Invece, anche questa volta, niente di niente. Incredibile. Allora pensai: be’, forse non ho letto a sufficienza le opere degli altri pensatori, e così, procuratomi le loro opere, feci la conoscenza dei più famosi: Phrensius Whiz, Buffon von Schneckon, fondatore del movimento Schneckonista, e poi Turbulo Turpitus Catafalicum, Ithm di Logar e, naturalmente, Lemuel il Pelato.
Eppure, in tutte quelle opere non scoprii niente di importante. Intanto, anche i miei libri venivano gradualmente venduti, e perciò ne dedussi che qualcuno li leggeva: se così era, presto o tardi se ne sarebbe parlato. In particolare, non dubitavo che il Tiranno mi avrebbe chiamato, con la richiesta di dedicarmi esclusivamente a rendere immortale il suo glorioso nome.
Naturalmente, gli avrei detto con sdegno che il mio unico padrone era la verità e che per essa ero disposto a sacrificare la vita. Allora il Tiranno, desideroso di ricevere le lodi che la mia mente superiore poteva formulare, avrebbe cercato di conquistarmi con parole suadenti e forse anche con sacchi di monete tintinnanti, ma, vedendomi deciso e incrollabile, avrebbe dichiarato (dietro suggerimento dei suoi consiglieri) che se mi occupavo dell’universo dovevo occuparmi anche di lui, perché anch’egli era una parte della Totalità Cosmica.

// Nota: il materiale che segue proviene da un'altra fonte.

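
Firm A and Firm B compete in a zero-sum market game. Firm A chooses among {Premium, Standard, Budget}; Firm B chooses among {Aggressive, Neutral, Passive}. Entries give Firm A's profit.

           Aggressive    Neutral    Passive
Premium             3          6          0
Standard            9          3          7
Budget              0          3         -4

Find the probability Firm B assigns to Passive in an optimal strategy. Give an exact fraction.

Row minima: Premium → 0, Standard → 3, Budget → -4; maximin = 3.
Column maxima: Aggressive → 9, Neutral → 6, Passive → 7; minimax = 6.
3 ≠ 6, so there is no saddle point; optimal play is mixed.
Budget is strictly dominated by Premium, so Firm A never plays it.
Aggressive is strictly dominated by Passive (it gives Firm A strictly more in every row), so Firm B never plays it.
On the remaining 2×2 (Premium, Standard vs Neutral, Passive):
Let Firm A play Premium with probability p. Expected payoff against Neutral: 6p + 3(1−p) = 3p + 3; against Passive: 0p + 7(1−p) = −7p + 7.
Setting these equal: 3p + 3 = −7p + 7 ⇒ 10p = 4 ⇒ p = 2/5, and the value is (3)·(2/5) + 3 = 21/5.
For Firm B: with q = P(Neutral), equating Premium's and Standard's payoffs gives 6q = −4q + 7 ⇒ q = 7/10.

3/10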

Offeso da questa presa in giro gli avrei risposto con qualche battuta tagliente, e lui mi avrebbe messo alla tortura. Perciò, rafforzai il mio corpo in anticipo, per poter sopportare — con filosofica indifferenza — anche il peggio.
Eppure, passarono i giorni e i mesi, ma non ricevetti mai una parola dal Tiranno… mi ero preparato invano al martirio. L’unico a occuparsi di me fu uno scribacchino chiamato Noxion, il quale scrisse, in uno squallido giornale del pomeriggio, che un certo Cloriano, senza dubbio un burlone, aveva esposto un’infinità di trovate bizzarre in un suo libro intitolato spiritosamente «Lo Gnostotrone, o il supremo Onnipotenziometro, ovvero Un’ocata nel futuro».
Corsi alla mia biblioteca… ed era proprio così: il tipografo aveva scritto «ocata» invece di «occhiata».
Il mio primo impulso fu quello di ucciderlo, poi prevalse la ragione. «Il mio tempo verrà! " dissi a me stesso. «Non può essere che una persona dispensi a destra e a manca, giorno e notte, perle di saggezza eterna, finché la mente viene accecata dalla Luce della Comprensione Finale… e che non succeda niente! No, arriverò alla fama e al plauso, alla cattedra d’avorio, al titolo di Primo Mentore, all’affetto della gente, a una mia scuola, in un boschetto ombroso, ad allievi che raccolgono ogni mia parola, a una folla osannante!»
Infatti, o straniero, ogni intellettuale sogna queste cose. Certo, ti diranno che il loro unico sostegno è la Conoscenza, e la loro unica gioia è la verità, che non fanno per loro gli orpelli di questo mondo, i nastri, le medaglie e i premi, l’abbraccio della folla, l’oro, la gloria, l’applauso. Tutte balle, mio caro signore, tutte balle! Tutti vogliono le stesse cose, e la sola differenza tra loro e me è che io, almeno, ho la grandezza di spirito di ammettere simili fragilità, apertamente e senza vergogna.